企業型DCは、企業年金制度の一つで、2024年3月末現在の加入者数は830万人です。この制度では、会社が拠出した掛金を個々の加入者が投資信託、預金、保険等の運用商品を選んで運用し、その運用結果に基づく資産を年金または一時金として老後に受け取ります。自らの判断で運用を行うため、本来は理解度が高くないといけない制度です。
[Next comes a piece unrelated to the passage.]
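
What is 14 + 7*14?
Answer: 112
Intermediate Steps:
14 + 7*14 = 14 + 98 = 112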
質問:あなたは退職金制度に占める企業型DC割合をご存じですか。

あなたは退職金制度に占める企業型DC割合をご存じですか。

企業型DCに加入している人でも、制度について理解している人は約3割にとどまり、約4割が「ぼんやりとしかわからない」と答えています。さらに、約4人に1人は「考えたことがない」と回答しており、制度の認知度が低いことがわかります。

認知不足がもたらす影響

これらのデータから、公的年金や退職金制度に関する認知度が低いことが浮き彫りになりました。認知不足は、リタイアメントプランニングにおいて以下のような問題を引き起こします。

1.計画の立案が困難

年金受給開始年齢や受給見込額、退職金の金額などを知らないことで、具体的なリタイアメントプランを立てることが難しくなります。どれだけの貯蓄・資産形成が必要かを見積もることができず、結果として計画が曖昧になってしまいます。計画が曖昧になると、その実行はついつい先延ばしになってしまう傾向もあります。

2.不安の増大

将来の収入源についての知識が不足していると、老後の生活に対する漠然とした不安が増大し、精神的なストレスを引き起こします。リタイアメントプランを作成することは決して難しいことではありません。少し調べて自分の将来を「見える化」すれば、対処法が明確になって不安は軽減するはずです。

3.資産形成の遅れ

リタイアメントプランの明確な目標がないと十分な資産形成が行われない可能性が高くなり、老後の生活資金が不足するリスクが高まります。老後に必要な金額は大きいので、若いうちから計画的に資産を形成することが重要です。

次回以降、リタイアメントプランを作成する上での障害になっていることなどについて解説したいと思います。

(執筆: 村井 幸博)

参照

このコラムは、「資産形成を社会実装するための長期研究チーム」による「職域における資産形成・金融経済教育等に関する調査(2024年8月調査)(基本集計)」初期分析(アセットマネジメントOne作成)のデータに基づいて作成しています。